Surviving your first roommate

If you haven't ever had to share a room with someone before, like myself, having a roommate your first year of college can be a tough transition. So many things can go wrong so quickly, and it would be beneficial for both of you if you worked out some crucial issues when you first move in.
The first step is to try and connect with your roommate before you even move in. Become friends on Facebook, follow them on Twitter, get each others phone numbers; somehow communicate with each other beforehand so you can learn a little about each other. Maybe you have something in common and BAM, you just made your first college friend.

After you move in, it is generally a good idea to make some ground rules. Some examples are:
*If you are a messy person and your roommate is a clean-freak, you can bet there are going to be some arguments.
*Discuss when you want the lights on it the room or what the noise-level after midnight should(nt) be: If you are living in a dorm and you have established rules about lights-off after 11:00 pm, find your study room and go there to do your procrastinated homework, or you can go to the common room and hang out with the other night-owls.
*Another issue you might want to address would be having "friends" over: This is where some awkward encounters can happen if you and your roommate don't know each other that well.

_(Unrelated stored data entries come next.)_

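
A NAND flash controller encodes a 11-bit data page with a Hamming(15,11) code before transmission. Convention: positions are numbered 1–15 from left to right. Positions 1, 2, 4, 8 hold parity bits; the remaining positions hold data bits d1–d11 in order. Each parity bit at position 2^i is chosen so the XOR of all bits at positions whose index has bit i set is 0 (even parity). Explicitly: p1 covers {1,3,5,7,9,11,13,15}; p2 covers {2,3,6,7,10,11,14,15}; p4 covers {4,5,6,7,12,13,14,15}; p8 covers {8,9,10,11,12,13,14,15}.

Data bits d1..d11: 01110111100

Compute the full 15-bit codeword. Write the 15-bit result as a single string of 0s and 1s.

Place data at non-parity positions: p1 p2 0 p4 1 1 1 p8 0 1 1 1 1 0 0
p1 (pos 1,3,5,7,9,11,13,15): XOR of data positions = 0⊕1⊕1⊕0⊕1⊕1⊕0 = 0
p2 (pos 2,3,6,7,10,11,14,15): XOR of data positions = 0⊕1⊕1⊕1⊕1⊕0⊕0 = 0
p4 (pos 4,5,6,7,12,13,14,15): XOR of data positions = 1⊕1⊕1⊕1⊕1⊕0⊕0 = 1
p8 (pos 8,9,10,11,12,13,14,15): XOR of data positions = 0⊕1⊕1⊕1⊕1⊕0⊕0 = 0
Codeword: 000111100111100

000111100111100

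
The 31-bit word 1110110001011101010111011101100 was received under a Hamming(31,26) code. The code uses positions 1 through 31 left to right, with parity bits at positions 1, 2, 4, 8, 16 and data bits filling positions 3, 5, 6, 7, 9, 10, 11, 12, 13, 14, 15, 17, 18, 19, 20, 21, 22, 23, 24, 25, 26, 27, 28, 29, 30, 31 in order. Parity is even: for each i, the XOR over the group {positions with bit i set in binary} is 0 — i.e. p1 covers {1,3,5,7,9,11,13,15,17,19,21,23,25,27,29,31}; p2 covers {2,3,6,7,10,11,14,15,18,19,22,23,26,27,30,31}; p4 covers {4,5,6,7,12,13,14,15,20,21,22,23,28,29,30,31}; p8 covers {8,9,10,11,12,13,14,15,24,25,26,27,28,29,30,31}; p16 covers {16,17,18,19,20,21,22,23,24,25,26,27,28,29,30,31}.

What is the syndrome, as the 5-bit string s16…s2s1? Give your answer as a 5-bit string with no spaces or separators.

01001

s1 (pos 1,3,5,7,9,11,13,15,17,19,21,23,25,27,29,31): 1⊕1⊕1⊕0⊕0⊕0⊕1⊕0⊕0⊕0⊕1⊕0⊕1⊕0⊕1⊕0 = 1
s2 (pos 2,3,6,7,10,11,14,15,18,19,22,23,26,27,30,31): 1⊕1⊕1⊕0⊕1⊕0⊕1⊕0⊕1⊕0⊕1⊕0⊕1⊕0⊕0⊕0 = 0
s4 (pos 4,5,6,7,12,13,14,15,20,21,22,23,28,29,30,31): 0⊕1⊕1⊕0⊕1⊕1⊕1⊕0⊕1⊕1⊕1⊕0⊕1⊕1⊕0⊕0 = 0
s8 (pos 8,9,10,11,12,13,14,15,24,25,26,27,28,29,30,31): 0⊕0⊕1⊕0⊕1⊕1⊕1⊕0⊕1⊕1⊕1⊕0⊕1⊕1⊕0⊕0 = 1
s16 (pos 16,17,18,19,20,21,22,23,24,25,26,27,28,29,30,31): 1⊕0⊕1⊕0⊕1⊕1⊕1⊕0⊕1⊕1⊕1⊕0⊕1⊕1⊕0⊕0 = 0
Syndrome s16…s1 = 01001 → error at position 9.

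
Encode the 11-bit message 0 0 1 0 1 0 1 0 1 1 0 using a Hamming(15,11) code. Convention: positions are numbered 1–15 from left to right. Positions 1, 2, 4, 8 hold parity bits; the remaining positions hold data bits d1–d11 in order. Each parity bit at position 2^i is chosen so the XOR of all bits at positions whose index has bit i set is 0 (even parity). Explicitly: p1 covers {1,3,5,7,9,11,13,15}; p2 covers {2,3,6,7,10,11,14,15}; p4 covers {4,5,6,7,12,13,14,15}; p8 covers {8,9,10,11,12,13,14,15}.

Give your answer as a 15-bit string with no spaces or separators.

110101001010110

Place data at non-parity positions: p1 p2 0 p4 0 1 0 p8 1 0 1 0 1 1 0
p1 (pos 1,3,5,7,9,11,13,15): XOR of data positions = 0⊕0⊕0⊕1⊕1⊕1⊕0 = 1
p2 (pos 2,3,6,7,10,11,14,15): XOR of data positions = 0⊕1⊕0⊕0⊕1⊕1⊕0 = 1
p4 (pos 4,5,6,7,12,13,14,15): XOR of data positions = 0⊕1⊕0⊕0⊕1⊕1⊕0 = 1
p8 (pos 8,9,10,11,12,13,14,15): XOR of data positions = 1⊕0⊕1⊕0⊕1⊕1⊕0 = 0
Codeword: 110101001010110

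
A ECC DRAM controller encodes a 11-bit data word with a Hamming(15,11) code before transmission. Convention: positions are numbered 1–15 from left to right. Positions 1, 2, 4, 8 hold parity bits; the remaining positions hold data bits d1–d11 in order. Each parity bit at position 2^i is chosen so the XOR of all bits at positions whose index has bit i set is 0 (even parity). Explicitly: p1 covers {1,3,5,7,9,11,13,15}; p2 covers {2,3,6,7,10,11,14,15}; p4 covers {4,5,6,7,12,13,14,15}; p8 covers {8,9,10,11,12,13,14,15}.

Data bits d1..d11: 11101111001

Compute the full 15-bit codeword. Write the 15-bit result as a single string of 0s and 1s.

111011011111001

Place data at non-parity positions: p1 p2 1 p4 1 1 0 p8 1 1 1 1 0 0 1
p1 (pos 1,3,5,7,9,11,13,15): XOR of data positions = 1⊕1⊕0⊕1⊕1⊕0⊕1 = 1
p2 (pos 2,3,6,7,10,11,14,15): XOR of data positions = 1⊕1⊕0⊕1⊕1⊕0⊕1 = 1
p4 (pos 4,5,6,7,12,13,14,15): XOR of data positions = 1⊕1⊕0⊕1⊕0⊕0⊕1 = 0
p8 (pos 8,9,10,11,12,13,14,15): XOR of data positions = 1⊕1⊕1⊕1⊕0⊕0⊕1 = 1
Codeword: 111011011111001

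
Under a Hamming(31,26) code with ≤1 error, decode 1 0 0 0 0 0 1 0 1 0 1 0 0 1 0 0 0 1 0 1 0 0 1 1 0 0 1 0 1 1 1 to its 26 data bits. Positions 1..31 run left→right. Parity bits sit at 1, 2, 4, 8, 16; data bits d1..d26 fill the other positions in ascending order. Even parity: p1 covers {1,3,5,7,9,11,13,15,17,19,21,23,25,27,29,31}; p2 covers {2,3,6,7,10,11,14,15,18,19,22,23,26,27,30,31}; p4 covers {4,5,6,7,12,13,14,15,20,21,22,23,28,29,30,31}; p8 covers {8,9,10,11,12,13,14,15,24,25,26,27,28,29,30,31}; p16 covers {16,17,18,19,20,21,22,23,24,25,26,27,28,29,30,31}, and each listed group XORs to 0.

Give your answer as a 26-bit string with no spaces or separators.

00011010010010100110010111

s1 (pos 1,3,5,7,9,11,13,15,17,19,21,23,25,27,29,31): 1⊕0⊕0⊕1⊕1⊕1⊕0⊕0⊕0⊕0⊕0⊕1⊕0⊕1⊕1⊕1 = 0
s2 (pos 2,3,6,7,10,11,14,15,18,19,22,23,26,27,30,31): 0⊕0⊕0⊕1⊕0⊕1⊕1⊕0⊕1⊕0⊕0⊕1⊕0⊕1⊕1⊕1 = 0
s4 (pos 4,5,6,7,12,13,14,15,20,21,22,23,28,29,30,31): 0⊕0⊕0⊕1⊕0⊕0⊕1⊕0⊕1⊕0⊕0⊕1⊕0⊕1⊕1⊕1 = 1
s8 (pos 8,9,10,11,12,13,14,15,24,25,26,27,28,29,30,31): 0⊕1⊕0⊕1⊕0⊕0⊕1⊕0⊕1⊕0⊕0⊕1⊕0⊕1⊕1⊕1 = 0
s16 (pos 16,17,18,19,20,21,22,23,24,25,26,27,28,29,30,31): 0⊕0⊕1⊕0⊕1⊕0⊕0⊕1⊕1⊕0⊕0⊕1⊕0⊕1⊕1⊕1 = 0
Syndrome s16…s1 = 00100 → error at position 4.
Flip position 4: 1000001010100100010100110010111 → 1001001010100100010100110010111
Read data bits from positions 3,5,6,7,9,10,11,12,13,14,15,17,18,19,20,21,22,23,24,25,26,27,28,29,30,31: 00011010010010100110010111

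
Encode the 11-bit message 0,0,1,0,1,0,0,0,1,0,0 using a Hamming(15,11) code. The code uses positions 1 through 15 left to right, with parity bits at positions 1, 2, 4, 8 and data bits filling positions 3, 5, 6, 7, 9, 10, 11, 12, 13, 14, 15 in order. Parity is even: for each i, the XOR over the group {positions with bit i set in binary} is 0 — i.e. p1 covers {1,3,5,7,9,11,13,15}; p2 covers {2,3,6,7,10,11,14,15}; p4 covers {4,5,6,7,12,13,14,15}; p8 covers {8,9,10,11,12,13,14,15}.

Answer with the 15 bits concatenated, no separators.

Place data at non-parity positions: p1 p2 0 p4 0 1 0 p8 1 0 0 0 1 0 0
p1 (pos 1,3,5,7,9,11,13,15): XOR of data positions = 0⊕0⊕0⊕1⊕0⊕1⊕0 = 0
p2 (pos 2,3,6,7,10,11,14,15): XOR of data positions = 0⊕1⊕0⊕0⊕0⊕0⊕0 = 1
p4 (pos 4,5,6,7,12,13,14,15): XOR of data positions = 0⊕1⊕0⊕0⊕1⊕0⊕0 = 0
p8 (pos 8,9,10,11,12,13,14,15): XOR of data positions = 1⊕0⊕0⊕0⊕1⊕0⊕0 = 0
Codeword: 010001001000100

010001001000100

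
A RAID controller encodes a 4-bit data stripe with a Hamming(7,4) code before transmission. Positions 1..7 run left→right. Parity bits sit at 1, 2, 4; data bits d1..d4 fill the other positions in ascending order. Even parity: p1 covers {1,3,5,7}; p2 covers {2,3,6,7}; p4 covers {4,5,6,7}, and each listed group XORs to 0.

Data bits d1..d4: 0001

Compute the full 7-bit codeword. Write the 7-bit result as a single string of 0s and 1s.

Place data at non-parity positions: p1 p2 0 p4 0 0 1
p1 (pos 1,3,5,7): XOR of data positions = 0⊕0⊕1 = 1
p2 (pos 2,3,6,7): XOR of data positions = 0⊕0⊕1 = 1
p4 (pos 4,5,6,7): XOR of data positions = 0⊕0⊕1 = 1
Codeword: 1101001

1101001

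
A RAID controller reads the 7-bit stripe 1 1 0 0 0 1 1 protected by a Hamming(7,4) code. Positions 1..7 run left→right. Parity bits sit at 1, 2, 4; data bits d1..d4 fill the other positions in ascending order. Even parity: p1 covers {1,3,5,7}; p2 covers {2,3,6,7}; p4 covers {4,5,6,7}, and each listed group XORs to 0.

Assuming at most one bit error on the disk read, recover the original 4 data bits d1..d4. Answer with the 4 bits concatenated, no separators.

s1 (pos 1,3,5,7): 1⊕0⊕0⊕1 = 0
s2 (pos 2,3,6,7): 1⊕0⊕1⊕1 = 1
s4 (pos 4,5,6,7): 0⊕0⊕1⊕1 = 0
Syndrome s4…s1 = 010 → error at position 2.
Flip position 2: 1100011 → 1000011
Read data bits from positions 3,5,6,7: 0011

0011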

The sock-over-the-doorknob definitely works, but that also alerts everybody that lives in your building about what's happening. So embarrassing! Think of a code word or some other hint that will let your roommate know "hey, you probably don't want to walk in right now".
*Sharing food or appliances: This is a conversation that most people don't think to have right away because it seems unimportant. But you need to! When most roommates first meet, they are excited and automatically assume their roommate is a good person. This is a great quality, but don't do it! Typical conversation: "Hi! We can share kitchen-ware, and anything in the shared spaces, and just ask if you want to borrow anything!" My advice: Know what is yours! Picture this: all year long you share silverware, appliances, bean bag chairs, and rugs. The year ends, and suddenly you both are 100% sure all those things are your own. Make sure you know what belongs to who so that at the end of the year it can be easily separated and you can each be on your own way!

A good piece of advice that I have learned over the years living with various people is that regardless of how good of friends you were prior to becoming room mates is that you will ALWAYS develop pet pieves. It is worlds easier to accept this and remind yourself that for the time being they are a room mate before they are a friend. Maintaining that friendship is highly dependent on your ability to be a reasonable person to live with.

You and your new roommate can have the time of your lives in your first year of college, but beware, your roommate could be the epitome of everything you loathe in the world. Make sure you find out before you move in and maybe you can prevent some weird or bad memories from happening.
FINAL NOTE: Never be afraid to confront your roommate about a problem, communication is KEY! If you can't be open to what is bothering you, all the built up anger will result in a lashing out, making the living situation even worse. Especially if you are close friends, you don't want to ruin a friendship over a silly miscommunication or lack thereof.